Kasat Reskrim Polres Blitar AKP Sodik Efendi mengatakan, penangkapan pelaku berkat kerja sama antara Resmob Polres Blitar dengan Polsek Pahandut, Polda Palangkaraya.

Pelaku ditangkap karena pada 10 Januari 2019 lalu memukul dan mengancam korban Alek Wijaya (16), warga Banjarsari, Kelurahan Kanigoro, Kecamatan Kanigoro, Kabupaten Blitar. Selain itu, pelaku  mengaku sebagai polisi. Sehingga korban tak bisa berbuat apa-apa saat handphone miliknya diambil pelaku.

“Pelaku mengaku sebagai polisi untuk memperdaya korban. Pelaku juga melakukan kekerasan terhadap korban jika dengan tuduhan bermacam macam,” kata AKP Sodik Kamis (10/10/2019).

AKP Sodik menambahkan, sebelumnya Andik merupakan residivis kasus pencurian dan pemalakan. Pada tahun 2018 pelaku mencuri laptop dan handphone dalam sebuah rumah di Sutojayan.

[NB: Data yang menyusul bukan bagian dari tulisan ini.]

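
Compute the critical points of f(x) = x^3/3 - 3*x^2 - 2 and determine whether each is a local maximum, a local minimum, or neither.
f'(x) = x*(x - 6)

Solve f'(x) = 0:
  Factor: x^2 - 6*x = x*(x - 6) = 0.
  ⇒ x = 0, 6

f''(x) = 2*x - 6
Second-derivative test at each critical point:
  f''(0) = -6 < 0 → local maximum
  f''(6) = 6 > 0 → local minimum

Critical points: x = 0 (local maximum); x = 6 (local minimum)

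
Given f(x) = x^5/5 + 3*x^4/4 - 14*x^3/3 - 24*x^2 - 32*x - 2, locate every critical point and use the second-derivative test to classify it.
f'(x) = x^4 + 3*x^3 - 14*x^2 - 48*x - 32

Solve f'(x) = 0:
  Factor: x^4 + 3*x^3 - 14*x^2 - 48*x - 32 = (x - 4)*(x + 1)*(x + 2)*(x + 4) = 0.
  ⇒ x = -4, -2, -1, 4

f''(x) = 4*x^3 + 9*x^2 - 28*x - 48
Second-derivative test at each critical point:
  f''(-4) = -48 < 0 → local maximum
  f''(-2) = 12 > 0 → local minimum
  f''(-1) = -15 < 0 → local maximum
  f''(4) = 240 > 0 → local minimum

Critical points: x = -4 (local maximum); x = -2 (local minimum); x = -1 (local maximum); x = 4 (local minimum)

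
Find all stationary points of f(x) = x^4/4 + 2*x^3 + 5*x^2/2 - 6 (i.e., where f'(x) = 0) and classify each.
f'(x) = x*(x^2 + 6*x + 5)

Solve f'(x) = 0:
  Factor: x^3 + 6*x^2 + 5*x = x*(x + 1)*(x + 5) = 0.
  ⇒ x = -5, -1, 0

f''(x) = 3*x^2 + 12*x + 5
Second-derivative test at each critical point:
  f''(-5) = 20 > 0 → local minimum
  f''(-1) = -4 < 0 → local maximum
  f''(0) = 5 > 0 → local minimum

Critical points: x = -5 (local minimum); x = -1 (local maximum); x = 0 (local minimum)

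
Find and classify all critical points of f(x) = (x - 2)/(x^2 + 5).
f'(x) = (x^2 - 2*x*(x - 2) + 5)/(x^2 + 5)^2

Solve f'(x) = 0:
  f'(x) = -(x - 5)*(x + 1)/(x^2 + 5)^2; the denominator is positive wherever f is defined, so f'(x) = 0 ⇔ -x^2 + 4*x + 5 = 0.
  Factor: -x^2 + 4*x + 5 = -(x - 5)*(x + 1) = 0.
  ⇒ x = -1, 5

f''(x) = 2*(4*x^2*(x - 2) + (2 - 3*x)*(x^2 + 5))/(x^2 + 5)^3
Second-derivative test at each critical point:
  f''(-1) = 1/6 > 0 → local minimum
  f''(5) = -1/150 < 0 → local maximum

Critical points: x = -1 (local minimum); x = 5 (local maximum)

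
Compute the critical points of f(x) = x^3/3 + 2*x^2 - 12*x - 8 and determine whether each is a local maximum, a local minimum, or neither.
f'(x) = x^2 + 4*x - 12

Solve f'(x) = 0:
  Factor: x^2 + 4*x - 12 = (x - 2)*(x + 6) = 0.
  ⇒ x = -6, 2

f''(x) = 2*x + 4
Second-derivative test at each critical point:
  f''(-6) = -8 < 0 → local maximum
  f''(2) = 8 > 0 → local minimum

Critical points: x = -6 (local maximum); x = 2 (local minimum)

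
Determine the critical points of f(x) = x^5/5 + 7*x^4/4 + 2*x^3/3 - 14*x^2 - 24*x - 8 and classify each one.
f'(x) = x^4 + 7*x^3 + 2*x^2 - 28*x - 24

Solve f'(x) = 0:
  Factor: x^4 + 7*x^3 + 2*x^2 - 28*x - 24 = (x - 2)*(x + 1)*(x + 2)*(x + 6) = 0.
  ⇒ x = -6, -2, -1, 2

f''(x) = 4*x^3 + 21*x^2 + 4*x - 28
Second-derivative test at each critical point:
  f''(-6) = -160 < 0 → local maximum
  f''(-2) = 16 > 0 → local minimum
  f''(-1) = -15 < 0 → local maximum
  f''(2) = 96 > 0 → local minimum

Critical points: x = -6 (local maximum); x = -2 (local minimum); x = -1 (local maximum); x = 2 (local minimum)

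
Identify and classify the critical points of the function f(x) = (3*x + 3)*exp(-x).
f'(x) = -3*x*exp(-x)

Solve f'(x) = 0:
  f'(x) = (-3*x)·exp(-x) and exp(-x) > 0 for every x, so f'(x) = 0 ⇔ -3*x = 0.
  -3*x = 0.
  ⇒ x = 0

f''(x) = 3*(x - 1)*exp(-x)
Second-derivative test at each critical point:
  f''(0) = -3 < 0 → local maximum

Critical points: x = 0 (local maximum)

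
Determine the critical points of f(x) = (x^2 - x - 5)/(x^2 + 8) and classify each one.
f'(x) = (x^2 + 26*x - 8)/(x^4 + 16*x^2 + 64)

Solve f'(x) = 0:
  f'(x) = (x^2 + 26*x - 8)/(x^2 + 8)^2; the denominator is positive wherever f is defined, so f'(x) = 0 ⇔ x^2 + 26*x - 8 = 0.
  x^2 + 26*x - 8 = 0 has no rational roots; quadratic formula: x = (-26 ± √708)/2.
  ⇒ x = -sqrt(177) - 13 ≈ -26.3041, -13 + sqrt(177) ≈ 0.3041

f''(x) = 2*(-x^3 - 39*x^2 + 24*x + 104)/(x^6 + 24*x^4 + 192*x^2 + 512)
Second-derivative test at each critical point:
  f''(-26.3041) = -5.432e-05 < 0 → local maximum
  f''(0.3041) = 0.4063 > 0 → local minimum

Critical points: x = -sqrt(177) - 13 ≈ -26.3041 (local maximum); x = -13 + sqrt(177) ≈ 0.3041 (local minimum)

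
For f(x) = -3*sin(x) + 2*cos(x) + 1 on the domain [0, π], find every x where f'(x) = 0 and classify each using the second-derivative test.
f'(x) = -2*sin(x) - 3*cos(x)

Solve f'(x) = 0 on [0, π]:
  f'(x) = 0 ⇔ -3*cos(x) = 2*sin(x) ⇔ tan(x) = -3/2, i.e. x = arctan(-3/2) + nπ; keep the solutions lying in [0, π].
  ⇒ x = pi - atan(3/2) ≈ 2.1588

f''(x) = 3*sin(x) - 2*cos(x)
Second-derivative test at each critical point:
  f''(2.1588) = 3.6056 > 0 → local minimum

Critical points: x = pi - atan(3/2) ≈ 2.1588 (local minimum)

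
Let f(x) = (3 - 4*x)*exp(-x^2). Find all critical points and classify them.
f'(x) = 2*(x*(4*x - 3) - 2)*exp(-x^2)

Solve f'(x) = 0:
  f'(x) = (8*x^2 - 6*x - 4)·exp(-x^2) and exp(-x^2) > 0 for every x, so f'(x) = 0 ⇔ 8*x^2 - 6*x - 4 = 0.
  Factor: 8*x^2 - 6*x - 4 = 2*(4*x^2 - 3*x - 2); 4*x^2 - 3*x - 2 = 0 has no rational roots; quadratic formula: x = (3 ± √41)/8.
  ⇒ x = 3/8 - sqrt(41)/8 ≈ -0.4254, 3/8 + sqrt(41)/8 ≈ 1.1754

f''(x) = 2*(2*x^2*(3 - 4*x) + 12*x - 3)*exp(-x^2)
Second-derivative test at each critical point:
  f''(-0.4254) = -10.6864 < 0 → local maximum
  f''(1.1754) = 3.2168 > 0 → local minimum

Critical points: x = 3/8 - sqrt(41)/8 ≈ -0.4254 (local maximum); x = 3/8 + sqrt(41)/8 ≈ 1.1754 (local minimum)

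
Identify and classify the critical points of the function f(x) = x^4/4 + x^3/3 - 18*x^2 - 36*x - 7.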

Dikatakan, pelaku sudah sering keluar masuk penjara dengan kasus yang sama. Dari tangan pelaku, petugas berhasil mengamankan sebuah dosbook handphone, satu unit sepedah motor Yamaha Vixion. “Kini pelaku diamankan di Mapolres Blitar guna penyidikan lebih lanjut,” pungkasnya.